Ian asks police to foot £50 T.V. bill

First published on Thursday 02 May 2002
An Evesham man believes the police should foot the bill for putting right his television.

Ian Jones, aged 44, of Bewdley Street, says West Mercia Constabulary should pay the £50 fee he has been charged to correct his set after four radio communication aerials installed by private digital company Airwave caused interference to a number of televisions in the Merstow Green area.

The aerials were installed on Evesham Fire Station’s drill tower in March to improve police radio communications.

Mr Jones contacted the Radio Communications Agency, which sent out engineers to investigate the problem. They fitted a filter to rectify his television’s picture quality, for which he has now been billed.

He said he was writing a letter to the Chief Constable of West Mercia Constabulary to express his annoyance.

He said: “The Radio Communications Agency told me I may incur a £50 charge should the fault be found in my equipment.

“It is almost as if the Radio Communications Agency and the police have conspired to mess everybody up, because if people don’t have a clear television picture then they aren’t going to have a lot of choice but to pay the charge.”

West Mercia Police, though, are denying responsibility for the problem and Kate Tonge, force press officer, said: “This is an Airwave issue and any concerns about the siting of the masts should be directed at them.”
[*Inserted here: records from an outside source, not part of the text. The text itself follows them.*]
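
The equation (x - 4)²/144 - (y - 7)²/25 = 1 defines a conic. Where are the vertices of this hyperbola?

Center (4, 7). The positive term is the x-term, so the transverse axis is horizontal; a² = 144, b² = 25.
a = 12. Vertices at (h ± a, k).

(-8, 7) and (16, 7)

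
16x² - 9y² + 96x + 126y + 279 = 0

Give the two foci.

(-3, -3) and (-3, 17)

Rearranging, 16(x² + 6x) -9(y² - 14y) = -279.
Complete the square: 16(x + 3)² -9(y - 7)² = -279 + 144 - 441 = -576
Dividing both sides by -576: (y - 7)²/64 - (x + 3)²/36 = 1
Hyperbola, center (-3, 7), transverse axis vertical; a² = 64, b² = 36.
c² = a² + b² = 64 + 36 = 100, so c = 10.
Foci lie on the vertical axis through the center: (h, k ± c).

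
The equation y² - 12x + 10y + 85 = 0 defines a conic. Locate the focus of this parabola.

Only y is squared. Complete the square in y: (y + 5)² = 12(x - 5).
Vertex (5, -5); 4p = 12 so p = 3. Opens right.
Focus is p units from the vertex along the axis: (h + p, k).

(8, -5)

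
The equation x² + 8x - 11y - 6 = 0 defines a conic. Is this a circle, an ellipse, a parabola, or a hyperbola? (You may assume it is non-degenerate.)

No xy term. Coefficients of x² and y² are A = 1, C = 0.
Exactly one squared variable ⇒ parabola.

parabola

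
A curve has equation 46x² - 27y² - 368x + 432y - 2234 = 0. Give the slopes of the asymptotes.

Group the x- and y-terms: 46(x² - 8x) -27(y² - 16y) = 2234
Completing the square gives 46(x - 4)² -27(y - 8)² = 2234 + 736 - 1728 = 1242.
Divide by 1242: (x - 4)²/27 - (y - 8)²/46 = 1
Hyperbola, center (4, 8), transverse axis horizontal; a² = 27, b² = 46.
For a horizontal hyperbola the asymptotes have slope ±b/a.
Here that is ±√46/3√3 = ±√138/9.

√138/9 and -√138/9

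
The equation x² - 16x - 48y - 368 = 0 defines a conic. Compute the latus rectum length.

Only x is squared. Complete the square in x: (x - 8)² = 48(y + 9).
Vertex (8, -9); 4p = 48 so p = 12. Opens up.
Latus rectum length = |4p| = 48.

48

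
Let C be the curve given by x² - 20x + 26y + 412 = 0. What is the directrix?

y = -11/2

Only x is squared. Complete the square in x: (x - 10)² = -26(y + 12).
Vertex (10, -12); 4p = -26 so p = -13/2. Opens down.
Directrix is the horizontal line y = k − p = -12 − (-13/2) = -11/2.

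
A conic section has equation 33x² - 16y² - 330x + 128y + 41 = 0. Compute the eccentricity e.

Group: 33(x² - 10x) -16(y² - 8y) = -41
33(x - 5)² -16(y - 4)² = -41 + 825 - 256 = 528
Dividing both sides by 528: (x - 5)²/16 - (y - 4)²/33 = 1
Hyperbola, center (5, 4), transverse axis horizontal; a² = 16, b² = 33.
c² = a² + b² = 49, so c = 7.
e = c/a = 7/4.

e = 7/4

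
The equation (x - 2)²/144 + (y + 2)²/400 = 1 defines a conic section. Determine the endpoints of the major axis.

(2, -22) and (2, 18)

Center (2, -2). The larger denominator 400 sits under the y-term, so the major axis is vertical; a² = 400, b² = 144.
a = 20. Vertices at (h, k ± a).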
Airwave communications manager Susan Moore said the masts had been correctly installed to guidelines and frequencies recommended by the Radio Communications Agency.
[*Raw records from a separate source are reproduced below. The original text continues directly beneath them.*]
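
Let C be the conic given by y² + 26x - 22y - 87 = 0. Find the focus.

Only y is squared. Complete the square in y: (y - 11)² = -26(x - 8).
Vertex (8, 11); 4p = -26 so p = -13/2. Opens left.
Focus is p units from the vertex along the axis: (h + p, k).

(3/2, 11)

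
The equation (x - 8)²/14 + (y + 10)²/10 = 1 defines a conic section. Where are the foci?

(6, -10) and (10, -10)

Center (8, -10). The larger denominator 14 sits under the x-term, so the major axis is horizontal; a² = 14, b² = 10.
c² = a² - b² = 14 - 10 = 4, so c = 2.
Foci lie on the horizontal axis through the center: (h ± c, k).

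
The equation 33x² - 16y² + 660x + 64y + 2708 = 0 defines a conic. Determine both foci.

33(x² + 20x) -16(y² - 4y) = -2708
33(x + 10)² -16(y - 2)² = -2708 + 3300 - 64 = 528
Divide by 528: (x + 10)²/16 - (y - 2)²/33 = 1
Hyperbola, center (-10, 2), transverse axis horizontal; a² = 16, b² = 33.
c² = a² + b² = 16 + 33 = 49, so c = 7.
Foci lie on the horizontal axis through the center: (h ± c, k).

(-17, 2) and (-3, 2)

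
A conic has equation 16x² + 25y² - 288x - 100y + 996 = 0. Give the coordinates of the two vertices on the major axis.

Group the x- and y-terms: 16(x² - 18x) + 25(y² - 4y) = -996
Complete the square in x and y: 16(x - 9)² + 25(y - 2)² = -996 + 1296 + 100 = 400
Dividing both sides by 400: (x - 9)²/25 + (y - 2)²/16 = 1
Ellipse, center (9, 2), major axis horizontal; a² = 25, b² = 16.
a = 5. Vertices at (h ± a, k).

(4, 2) and (14, 2)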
She said: “The problems are caused because some of the equipment that people have doesn’t filter out the signal from our masts.

“We are working with the agency to try and find a solution, but we need to be able to see the scope of this problem.
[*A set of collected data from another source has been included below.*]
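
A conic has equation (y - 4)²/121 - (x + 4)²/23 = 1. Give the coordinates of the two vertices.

(-4, -7) and (-4, 15)

Center (-4, 4). The positive term is the y-term, so the transverse axis is vertical; a² = 121, b² = 23.
a = 11. Vertices at (h, k ± a).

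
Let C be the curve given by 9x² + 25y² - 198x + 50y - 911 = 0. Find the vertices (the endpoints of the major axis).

Rearranging, 9(x² - 22x) + 25(y² + 2y) = 911.
Complete the square in x and y: 9(x - 11)² + 25(y + 1)² = 911 + 1089 + 25 = 2025
Divide by 2025: (x - 11)²/225 + (y + 1)²/81 = 1
Ellipse, center (11, -1), major axis horizontal; a² = 225, b² = 81.
a = 15. Vertices at (h ± a, k).

(-4, -1) and (26, -1)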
“We are considerate of those who have been affected, but we haven’t done anything wrong. The police tell us what coverage they need and where and we choose the site.”

Derek German, Radio Communications Agency spokesman, said they had received six written complaints and several calls.

He added: “We have identified a weakness in the installation and by fitting this filter we’ve provided a cure.

“Our policy is that if we investigate a complaint, a set fee of £50 is charged, which can include the fitting of the filter.”